One month after being sworn into office, Westhampton Beach Mayor Maria Moore now is just one step away from doubling her salary after the Village Board altered village law and approved a budget transfer during its meeting last Thursday evening, August 7.

The board also signed off on a severance pay package for former Westhampton Beach Police Chief Ray Dean, who left the position at the end of June after nearly 15 years, authorizing Ms. Moore to approve a one-time payment of more than $400,000 to the longtime head of the village’s police department.

Both items were approved unanimously during the meeting held at Westhampton Beach Village Hall on Mill Road.

Ms. Moore’s salary is set to increase from $12,562 to $25,124 next month, but that is subject to a permissive referendum, meaning a petition with signatures from at least 20 percent of registered voters in the village could block the resolution.

“I thought it was appropriate to restore the salary to what it was previously—it was put to a vote and the trustees agreed,” Ms. Moore said on Tuesday morning. “If the community doesn’t agree with what happened at the meeting, they have the ability to file a petition within the next 30 days. I thought that was a fair way to handle it.”

Assuming that a petition is not submitted to the village, Ms. Moore’s salary will be on par with the starting pay of her predecessor, Conrad Teller. During a round of budget cuts in 2010, Mr. Teller voluntarily cut his pay nearly in half, from $24,930.71 to $12,568.94.

Ms. Moore has sought to have her salary increased since before she entered office as she began exploring the logistics shortly after defeating Mr. Teller in the June election. She found that not only had her salary been set in the village’s $9.76 million budget for 2014-15, but even that was higher than it legally should have been as a long-forgotten village law from 1986 set the mayor’s salary at $11,000, meaning that both Mr. Teller and his predecessor, Robert Strebel, who increased his pay to $22,000 in 2001, were technically in violation of village code.

Last Thursday night, the board repealed Chapter 35 of the village code, which set the mayor’s salary at $11,000 flat. The board also passed a resolution reallocating excess funds from the village’s contingency account to make up the difference in Ms. Moore’s salary for this year, while also resolving to set the mayor’s pay annually in the village budget—which has long been the protocol both in Westhampton Beach and throughout New York State, albeit technically against village code.

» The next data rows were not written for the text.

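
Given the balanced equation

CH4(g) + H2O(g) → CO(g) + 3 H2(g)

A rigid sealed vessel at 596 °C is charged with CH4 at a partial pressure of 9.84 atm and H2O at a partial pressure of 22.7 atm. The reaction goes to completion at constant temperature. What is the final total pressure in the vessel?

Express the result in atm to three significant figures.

Because the vessel is rigid and T is held at 596 °C, work the stoichiometry in partial pressures (P_i = n_iRT/V).
P(H2O) required for 9.84 atm of CH4 = (1/1) × 9.84 = 9.840 atm; available 22.7 atm, so CH4 is limiting.
P(H2O) remaining = 22.7 − (1/1) × 9.84 = 12.86 atm
P(gaseous products) = (1+3)/1 × 9.84 = 39.36 atm
P_total at 596 °C = 12.86 + 39.36 = 52.22 atm

52.2 atm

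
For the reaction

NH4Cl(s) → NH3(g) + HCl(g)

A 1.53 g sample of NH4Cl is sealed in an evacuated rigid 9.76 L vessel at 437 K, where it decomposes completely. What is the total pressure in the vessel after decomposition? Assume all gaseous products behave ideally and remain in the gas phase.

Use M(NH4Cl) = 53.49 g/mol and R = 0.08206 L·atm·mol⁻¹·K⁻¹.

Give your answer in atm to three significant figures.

n(NH4Cl) = 1.53 / 53.49 = 0.02860 mol
n(gas produced) = (2/1) × 0.02860 = 0.05720 mol
P = nRT/V = 0.05720 × 0.08206 × 437 / 9.76 = 0.2102 atm

0.210 atm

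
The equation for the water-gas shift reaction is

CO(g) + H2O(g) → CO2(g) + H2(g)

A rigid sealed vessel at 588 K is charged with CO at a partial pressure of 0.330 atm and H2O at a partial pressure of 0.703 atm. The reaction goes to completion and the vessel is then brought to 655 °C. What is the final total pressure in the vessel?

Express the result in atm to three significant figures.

Because the vessel is rigid and T is held at 588 K, work the stoichiometry in partial pressures (P_i = n_iRT/V).
P(H2O) required for 0.330 atm of CO = (1/1) × 0.330 = 0.3300 atm; available 0.703 atm, so CO is limiting.
P(H2O) remaining = 0.703 − (1/1) × 0.330 = 0.3730 atm
P(gaseous products) = (1+1)/1 × 0.330 = 0.6600 atm
P_total at 588 K = 0.3730 + 0.6600 = 1.033 atm
Scaling to 655 °C: P = 1.033 × 928.15/588 = 1.631 atm

1.63 atm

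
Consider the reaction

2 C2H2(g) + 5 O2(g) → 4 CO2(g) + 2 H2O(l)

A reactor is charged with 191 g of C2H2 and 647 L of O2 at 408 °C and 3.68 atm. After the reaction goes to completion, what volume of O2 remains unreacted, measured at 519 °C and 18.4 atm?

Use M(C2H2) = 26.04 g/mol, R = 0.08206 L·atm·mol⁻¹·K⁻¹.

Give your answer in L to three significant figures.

85.7 L

n(C2H2) = 191 / 26.04 = 7.335 mol
n(O2) = PV/RT = (3.68 × 647) / (0.08206 × 681.15) = 42.60 mol
For 7.335 mol C2H2, stoichiometry requires (5/2) × 7.335 = 18.34 mol O2; 42.60 mol is available, so C2H2 is limiting.
n(O2) consumed = (5/2) × 7.335 = 18.34 mol; remaining = 42.60 − 18.34 = 24.26 mol
V(O2) = nRT/P = 24.26 × 0.08206 × 792.15 / 18.4 = 85.71 L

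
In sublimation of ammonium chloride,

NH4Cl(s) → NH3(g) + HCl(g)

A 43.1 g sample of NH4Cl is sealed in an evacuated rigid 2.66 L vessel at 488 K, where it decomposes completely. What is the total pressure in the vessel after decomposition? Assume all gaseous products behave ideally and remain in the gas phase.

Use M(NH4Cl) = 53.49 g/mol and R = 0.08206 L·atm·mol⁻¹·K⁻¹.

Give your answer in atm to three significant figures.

24.3 atm

n(NH4Cl) = 43.1 / 53.49 = 0.8058 mol
n(gas produced) = (2/1) × 0.8058 = 1.612 mol
P = nRT/V = 1.612 × 0.08206 × 488 / 2.66 = 24.27 atm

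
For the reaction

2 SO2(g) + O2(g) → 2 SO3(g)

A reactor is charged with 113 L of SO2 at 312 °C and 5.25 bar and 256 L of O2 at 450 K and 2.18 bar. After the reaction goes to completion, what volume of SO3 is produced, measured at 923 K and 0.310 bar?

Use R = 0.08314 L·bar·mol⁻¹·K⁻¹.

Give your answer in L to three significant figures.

3020 L

n(SO2) = PV/RT = (5.25 × 113) / (0.08314 × 585.15) = 12.19 mol
n(O2) = PV/RT = (2.18 × 256) / (0.08314 × 450) = 14.92 mol
For 12.19 mol SO2, stoichiometry requires (1/2) × 12.19 = 6.095 mol O2; 14.92 mol is available, so SO2 is limiting.
n(SO3) = (2/2) × 12.19 = 12.19 mol
V(SO3) = nRT/P = 12.19 × 0.08314 × 923 / 0.310 = 3018 L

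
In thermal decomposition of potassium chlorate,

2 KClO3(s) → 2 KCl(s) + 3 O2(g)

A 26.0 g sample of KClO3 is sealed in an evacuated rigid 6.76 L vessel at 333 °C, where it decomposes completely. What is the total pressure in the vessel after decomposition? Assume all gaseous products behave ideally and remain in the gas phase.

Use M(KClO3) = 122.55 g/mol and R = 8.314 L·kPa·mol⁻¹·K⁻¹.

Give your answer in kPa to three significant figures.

237 kPa

n(KClO3) = 26.0 / 122.55 = 0.2122 mol
n(gas produced) = (3/2) × 0.2122 = 0.3183 mol
P = nRT/V = 0.3183 × 8.314 × 606.15 / 6.76 = 237.3 kPa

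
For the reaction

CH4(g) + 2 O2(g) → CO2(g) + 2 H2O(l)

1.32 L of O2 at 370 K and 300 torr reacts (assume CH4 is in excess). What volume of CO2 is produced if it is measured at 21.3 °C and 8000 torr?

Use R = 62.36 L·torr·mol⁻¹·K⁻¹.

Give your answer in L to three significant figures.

n(O2) = PV/RT = (300 × 1.32) / (62.36 × 370) = 0.01716 mol
n(CO2) = (1/2) × 0.01716 = 0.008580 mol
V = nRT/P = 0.008580 × 62.36 × 294.45 / 8000 = 0.01969 L

0.0197 L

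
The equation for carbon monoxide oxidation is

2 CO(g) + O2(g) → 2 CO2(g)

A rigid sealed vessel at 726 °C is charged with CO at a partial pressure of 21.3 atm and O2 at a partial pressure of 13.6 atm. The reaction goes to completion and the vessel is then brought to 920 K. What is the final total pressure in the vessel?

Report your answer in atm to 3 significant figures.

22.3 atm

With V and T fixed, P_i ∝ n_i, so the mole ratios apply directly to partial pressures at 726 °C.
P(O2) required for 21.3 atm of CO = (1/2) × 21.3 = 10.65 atm; available 13.6 atm, so CO is limiting.
P(O2) remaining = 13.6 − (1/2) × 21.3 = 2.950 atm
P(gaseous products) = (2)/2 × 21.3 = 21.30 atm
P_total at 726 °C = 2.950 + 21.30 = 24.25 atm
Scaling to 920 K: P = 24.25 × 920/999.15 = 22.33 atm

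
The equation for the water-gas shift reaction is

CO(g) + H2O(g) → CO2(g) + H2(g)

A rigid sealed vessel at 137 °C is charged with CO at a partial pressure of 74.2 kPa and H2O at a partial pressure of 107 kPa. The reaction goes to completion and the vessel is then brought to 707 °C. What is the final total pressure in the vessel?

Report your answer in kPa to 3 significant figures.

At constant V, partial pressures at 137 °C are proportional to moles, so apply stoichiometry directly to pressures.
P(H2O) required for 74.2 kPa of CO = (1/1) × 74.2 = 74.20 kPa; available 107 kPa, so CO is limiting.
P(H2O) remaining = 107 − (1/1) × 74.2 = 32.80 kPa
P(gaseous products) = (1+1)/1 × 74.2 = 148.4 kPa
P_total at 137 °C = 32.80 + 148.4 = 181.2 kPa
Scaling to 707 °C: P = 181.2 × 980.15/410.15 = 433.0 kPa

433 kPa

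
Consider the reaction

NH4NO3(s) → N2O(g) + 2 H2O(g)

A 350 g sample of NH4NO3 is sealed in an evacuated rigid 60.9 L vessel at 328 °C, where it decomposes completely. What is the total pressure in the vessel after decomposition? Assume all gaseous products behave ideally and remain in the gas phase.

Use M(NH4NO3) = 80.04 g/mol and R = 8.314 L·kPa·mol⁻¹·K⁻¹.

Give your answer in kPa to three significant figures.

n(NH4NO3) = 350 / 80.04 = 4.373 mol
n(gas produced) = (3/1) × 4.373 = 13.12 mol
P = nRT/V = 13.12 × 8.314 × 601.15 / 60.9 = 1077 kPa

1080 kPa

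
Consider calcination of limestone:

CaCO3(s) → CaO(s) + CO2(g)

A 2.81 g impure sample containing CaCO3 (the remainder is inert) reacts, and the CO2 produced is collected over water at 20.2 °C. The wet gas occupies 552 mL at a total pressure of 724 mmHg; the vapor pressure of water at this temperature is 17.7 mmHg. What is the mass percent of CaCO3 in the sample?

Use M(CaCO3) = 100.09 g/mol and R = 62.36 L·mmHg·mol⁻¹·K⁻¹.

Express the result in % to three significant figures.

P(CO2) = 724 − 17.7 = 706.3 mmHg
n(CO2) = PV/RT = (706.3 × 0.5520) / (62.36 × 293.35) = 0.02131 mol
n(CaCO3) = (1/1) × 0.02131 = 0.02131 mol
m(CaCO3) = 0.02131 × 100.09 = 2.133 g
%CaCO3 = 2.133 / 2.81 × 100 = 75.91%

75.9 %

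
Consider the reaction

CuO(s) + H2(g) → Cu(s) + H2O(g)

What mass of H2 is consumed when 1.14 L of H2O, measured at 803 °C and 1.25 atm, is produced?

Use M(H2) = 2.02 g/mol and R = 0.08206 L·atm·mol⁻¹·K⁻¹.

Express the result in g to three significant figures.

0.0326 g

n(H2O) = PV/RT = (1.25 × 1.14) / (0.08206 × 1076.15) = 0.01614 mol
n(H2) = (1/1) × 0.01614 = 0.01614 mol
m(H2) = 0.01614 × 2.02 = 0.03260 g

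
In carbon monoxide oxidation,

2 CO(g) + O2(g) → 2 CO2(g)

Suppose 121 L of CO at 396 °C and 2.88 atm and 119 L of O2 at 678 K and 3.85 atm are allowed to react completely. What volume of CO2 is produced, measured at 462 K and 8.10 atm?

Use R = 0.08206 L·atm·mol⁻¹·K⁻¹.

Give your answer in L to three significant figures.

29.7 L

n(CO) = PV/RT = (2.88 × 121) / (0.08206 × 669.15) = 6.346 mol
n(O2) = PV/RT = (3.85 × 119) / (0.08206 × 678) = 8.235 mol
For 6.346 mol CO, stoichiometry requires (1/2) × 6.346 = 3.173 mol O2; 8.235 mol is available, so CO is limiting.
n(CO2) = (2/2) × 6.346 = 6.346 mol
V(CO2) = nRT/P = 6.346 × 0.08206 × 462 / 8.10 = 29.70 L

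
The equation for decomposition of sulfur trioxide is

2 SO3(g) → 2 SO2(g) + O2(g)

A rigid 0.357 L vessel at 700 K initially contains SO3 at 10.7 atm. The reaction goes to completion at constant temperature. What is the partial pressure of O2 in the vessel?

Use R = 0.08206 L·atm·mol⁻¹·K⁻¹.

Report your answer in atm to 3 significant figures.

n(SO3)₀ = PV/RT = (10.7 × 0.357) / (0.08206 × 700) = 0.06650 mol
n(O2) = (1/2) × 0.06650 = 0.03325 mol
P(O2) = nRT/V = 0.03325 × 0.08206 × 700 / 0.357 = 5.350 atm

5.35 atm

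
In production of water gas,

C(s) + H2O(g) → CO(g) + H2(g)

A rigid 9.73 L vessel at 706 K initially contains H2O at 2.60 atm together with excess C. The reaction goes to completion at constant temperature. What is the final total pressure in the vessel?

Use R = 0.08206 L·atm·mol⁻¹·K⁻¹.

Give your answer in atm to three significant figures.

Since T and V are fixed, P_final/P_initial = n_final/n_initial = 2/1.
P_final = (2/1) × 2.60 = 5.200 atm

5.20 atm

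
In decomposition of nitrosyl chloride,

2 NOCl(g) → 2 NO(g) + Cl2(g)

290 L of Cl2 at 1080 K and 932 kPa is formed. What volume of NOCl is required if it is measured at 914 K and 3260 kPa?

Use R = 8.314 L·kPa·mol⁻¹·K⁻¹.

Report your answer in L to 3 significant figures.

n(Cl2) = PV/RT = (932 × 290) / (8.314 × 1080) = 30.10 mol
n(NOCl) = (2/1) × 30.10 = 60.20 mol
V = nRT/P = 60.20 × 8.314 × 914 / 3260 = 140.3 L

140 L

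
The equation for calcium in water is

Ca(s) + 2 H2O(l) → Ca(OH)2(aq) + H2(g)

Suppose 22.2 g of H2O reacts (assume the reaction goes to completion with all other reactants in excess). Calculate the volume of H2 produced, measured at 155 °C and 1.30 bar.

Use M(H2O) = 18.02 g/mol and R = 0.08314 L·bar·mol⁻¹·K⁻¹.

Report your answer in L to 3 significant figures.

16.9 L

n(H2O) = 22.20 / 18.02 = 1.232 mol
n(H2) = (1/2) × 1.232 = 0.6160 mol
V = nRT/P = 0.6160 × 0.08314 × 428.15 / 1.30 = 16.87 L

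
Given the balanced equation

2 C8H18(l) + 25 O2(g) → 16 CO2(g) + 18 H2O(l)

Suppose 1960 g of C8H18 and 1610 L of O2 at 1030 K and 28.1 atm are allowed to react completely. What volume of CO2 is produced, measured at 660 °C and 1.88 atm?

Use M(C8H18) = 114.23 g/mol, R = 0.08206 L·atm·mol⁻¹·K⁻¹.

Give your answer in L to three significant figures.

5590 L

n(C8H18) = 1960 / 114.23 = 17.16 mol
n(O2) = PV/RT = (28.1 × 1610) / (0.08206 × 1030) = 535.3 mol
For 17.16 mol C8H18, stoichiometry requires (25/2) × 17.16 = 214.5 mol O2; 535.3 mol is available, so C8H18 is limiting.
n(CO2) = (16/2) × 17.16 = 137.3 mol
V(CO2) = nRT/P = 137.3 × 0.08206 × 933.15 / 1.88 = 5592 L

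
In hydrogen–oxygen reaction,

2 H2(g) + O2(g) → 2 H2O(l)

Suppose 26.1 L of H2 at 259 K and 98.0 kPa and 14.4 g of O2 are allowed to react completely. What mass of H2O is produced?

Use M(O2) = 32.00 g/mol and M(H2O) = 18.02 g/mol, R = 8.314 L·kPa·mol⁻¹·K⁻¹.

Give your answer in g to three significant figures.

n(H2) = PV/RT = (98.0 × 26.1) / (8.314 × 259) = 1.188 mol
n(O2) = 14.4 / 32.00 = 0.4500 mol
For 1.188 mol H2, stoichiometry requires (1/2) × 1.188 = 0.5940 mol O2; 0.4500 mol is available, so O2 is limiting.
n(H2O) = (2/1) × 0.4500 = 0.9000 mol
m(H2O) = 0.9000 × 18.02 = 16.22 g

16.2 g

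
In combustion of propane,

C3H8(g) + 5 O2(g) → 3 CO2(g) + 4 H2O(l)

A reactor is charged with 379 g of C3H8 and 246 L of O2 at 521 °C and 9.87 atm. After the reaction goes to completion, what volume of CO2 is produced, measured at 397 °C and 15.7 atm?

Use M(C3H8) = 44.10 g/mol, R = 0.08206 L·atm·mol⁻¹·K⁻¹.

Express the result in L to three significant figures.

78.3 L

n(C3H8) = 379 / 44.10 = 8.594 mol
n(O2) = PV/RT = (9.87 × 246) / (0.08206 × 794.15) = 37.26 mol
For 8.594 mol C3H8, stoichiometry requires (5/1) × 8.594 = 42.97 mol O2; 37.26 mol is available, so O2 is limiting.
n(CO2) = (3/5) × 37.26 = 22.36 mol
V(CO2) = nRT/P = 22.36 × 0.08206 × 670.15 / 15.7 = 78.32 L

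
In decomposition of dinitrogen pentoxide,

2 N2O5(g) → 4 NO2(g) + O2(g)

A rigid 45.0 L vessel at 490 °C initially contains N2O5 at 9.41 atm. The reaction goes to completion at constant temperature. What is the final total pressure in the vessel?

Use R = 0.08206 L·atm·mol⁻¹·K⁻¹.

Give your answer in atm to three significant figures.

At constant T and V, P ∝ n(gas): 2 mol gas → 5 mol gas.
P_final = (5/2) × 9.41 = 23.52 atm

23.5 atm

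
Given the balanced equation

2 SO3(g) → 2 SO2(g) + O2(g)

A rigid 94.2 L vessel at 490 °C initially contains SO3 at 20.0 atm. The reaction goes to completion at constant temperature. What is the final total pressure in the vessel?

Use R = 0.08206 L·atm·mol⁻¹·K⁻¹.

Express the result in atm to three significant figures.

Rigid vessel, constant T ⇒ P scales with total gas moles (2 → 3).
P_final = (3/2) × 20.0 = 30.00 atm

30.0 atm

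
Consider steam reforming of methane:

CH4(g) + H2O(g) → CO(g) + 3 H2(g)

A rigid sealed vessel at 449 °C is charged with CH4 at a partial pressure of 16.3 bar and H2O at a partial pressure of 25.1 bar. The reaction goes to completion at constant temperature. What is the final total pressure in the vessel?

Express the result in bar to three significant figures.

74.0 bar

Because the vessel is rigid and T is held at 449 °C, work the stoichiometry in partial pressures (P_i = n_iRT/V).
P(H2O) required for 16.3 bar of CH4 = (1/1) × 16.3 = 16.30 bar; available 25.1 bar, so CH4 is limiting.
P(H2O) remaining = 25.1 − (1/1) × 16.3 = 8.800 bar
P(gaseous products) = (1+3)/1 × 16.3 = 65.20 bar
P_total at 449 °C = 8.800 + 65.20 = 74.00 bar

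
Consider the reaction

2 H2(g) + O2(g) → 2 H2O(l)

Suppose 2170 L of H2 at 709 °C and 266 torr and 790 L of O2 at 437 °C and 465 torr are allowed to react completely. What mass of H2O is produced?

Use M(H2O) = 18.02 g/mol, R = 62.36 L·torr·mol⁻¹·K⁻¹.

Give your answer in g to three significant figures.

n(H2) = PV/RT = (266 × 2170) / (62.36 × 982.15) = 9.424 mol
n(O2) = PV/RT = (465 × 790) / (62.36 × 710.15) = 8.295 mol
For 9.424 mol H2, stoichiometry requires (1/2) × 9.424 = 4.712 mol O2; 8.295 mol is available, so H2 is limiting.
n(H2O) = (2/2) × 9.424 = 9.424 mol
m(H2O) = 9.424 × 18.02 = 169.8 g

170 g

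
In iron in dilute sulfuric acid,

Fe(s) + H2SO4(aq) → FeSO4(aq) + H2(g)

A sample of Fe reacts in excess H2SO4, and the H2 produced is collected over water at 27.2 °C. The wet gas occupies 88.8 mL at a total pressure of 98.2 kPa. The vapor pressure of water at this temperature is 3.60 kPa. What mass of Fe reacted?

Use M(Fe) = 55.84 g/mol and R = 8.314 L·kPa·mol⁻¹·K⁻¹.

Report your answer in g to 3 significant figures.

0.188 g

P(H2) = 98.2 − 3.60 = 94.60 kPa
n(H2) = PV/RT = (94.60 × 0.08880) / (8.314 × 300.35) = 0.003364 mol
n(Fe) = (1/1) × 0.003364 = 0.003364 mol
m(Fe) = 0.003364 × 55.84 = 0.1878 g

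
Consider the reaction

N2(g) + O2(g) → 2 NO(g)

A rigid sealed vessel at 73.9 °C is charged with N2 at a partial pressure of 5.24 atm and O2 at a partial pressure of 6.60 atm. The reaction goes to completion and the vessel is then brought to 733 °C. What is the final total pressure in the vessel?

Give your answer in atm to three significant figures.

34.3 atm

Because the vessel is rigid and T is held at 73.9 °C, work the stoichiometry in partial pressures (P_i = n_iRT/V).
P(O2) required for 5.24 atm of N2 = (1/1) × 5.24 = 5.240 atm; available 6.60 atm, so N2 is limiting.
P(O2) remaining = 6.60 − (1/1) × 5.24 = 1.360 atm
P(gaseous products) = (2)/1 × 5.24 = 10.48 atm
P_total at 73.9 °C = 1.360 + 10.48 = 11.84 atm
Scaling to 733 °C: P = 11.84 × 1006.15/347.05 = 34.33 atm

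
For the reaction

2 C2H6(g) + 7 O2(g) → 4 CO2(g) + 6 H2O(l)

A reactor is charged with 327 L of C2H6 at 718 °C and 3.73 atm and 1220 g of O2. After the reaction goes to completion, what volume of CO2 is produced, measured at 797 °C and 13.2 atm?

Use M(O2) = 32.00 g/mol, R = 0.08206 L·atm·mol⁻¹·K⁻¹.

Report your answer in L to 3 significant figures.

145 L

n(C2H6) = PV/RT = (3.73 × 327) / (0.08206 × 991.15) = 15.00 mol
n(O2) = 1220 / 32.00 = 38.12 mol
For 15.00 mol C2H6, stoichiometry requires (7/2) × 15.00 = 52.50 mol O2; 38.12 mol is available, so O2 is limiting.
n(CO2) = (4/7) × 38.12 = 21.78 mol
V(CO2) = nRT/P = 21.78 × 0.08206 × 1070.15 / 13.2 = 144.9 L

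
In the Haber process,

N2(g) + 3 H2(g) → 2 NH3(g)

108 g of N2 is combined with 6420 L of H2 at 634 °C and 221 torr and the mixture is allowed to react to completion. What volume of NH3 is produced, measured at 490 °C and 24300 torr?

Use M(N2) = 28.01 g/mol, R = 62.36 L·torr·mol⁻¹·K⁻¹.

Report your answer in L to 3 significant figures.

n(N2) = 108 / 28.01 = 3.856 mol
n(H2) = PV/RT = (221 × 6420) / (62.36 × 907.15) = 25.08 mol
For 3.856 mol N2, stoichiometry requires (3/1) × 3.856 = 11.57 mol H2; 25.08 mol is available, so N2 is limiting.
n(NH3) = (2/1) × 3.856 = 7.712 mol
V(NH3) = nRT/P = 7.712 × 62.36 × 763.15 / 24300 = 15.10 L

15.1 L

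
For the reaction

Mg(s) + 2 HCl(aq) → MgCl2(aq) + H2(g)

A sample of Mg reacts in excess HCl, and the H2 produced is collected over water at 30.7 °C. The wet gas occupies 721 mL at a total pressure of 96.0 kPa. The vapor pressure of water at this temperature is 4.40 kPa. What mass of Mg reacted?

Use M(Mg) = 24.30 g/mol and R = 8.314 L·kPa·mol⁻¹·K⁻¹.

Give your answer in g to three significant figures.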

“That’s a big position, and she’s already realizing it—she spends a lot of time working,” Village Trustee Hank Tucker said of the new mayor. “Ten cents an hour is probably what it worked out to before, and I didn’t do the math, but now it’s probably, like, 25 cents an hour.

“I don’t think that position is something someone does for the money,” he continued. “That would just be bizarre.”

Trustee Patricia DiBenedetto said Ms. Moore should not have to collect lower pay simply because Mr. Teller did. “Conrad Teller’s decision to cut his own salary was an individual decision and should have no impact on mayors that come after him or mayors that came before him,” she said.

To the chagrin of a handful of meeting attendees who let out gasps of surprise, the board authorized the payment of $403,714.28, minus taxes and other withholding, to Mr. Dean for all of the unused sick, personal and vacation days he accrued over the past 15 years.

The amount being paid to Mr. Dean is based on his per diem pay rate of about $722, Westhampton Beach Treasurer and Clerk Elizabeth Lindtvit said Tuesday, declining to say how many days Mr. Dean was owed. At that rate, Mr. Dean was owed for roughly 559 days—or approximately 37 unused days a year over the course of his career.

“As far as we’re concerned, the only figure we’re going to release is the total we’re paying him,” Ms. Lindtvit said after consulting Ms. Moore. “I just don’t think people need to know how many sick days, personal days and vacation days he had.”

Such information is part of the public record, and the village did not immediately respond to a Freedom of Information Act request seeking a breakdown of unused sick, personal and vacation days owed Mr. Dean.

Mr. Dean could not be reached for comment this week.

Ms. DiBenedetto, who explained that the amount paid is determined by Mr. Dean’s salary and was confirmed by a labor attorney, said no one should have been surprised by the total amount owed to him. Mr. Dean, who retired in the final year of his five-and-a-half-year contract, was set to make $167,507 for 2014-15.

“People who have moans and groans, it shows that they are uninformed and they haven’t been coming to meetings,” she said.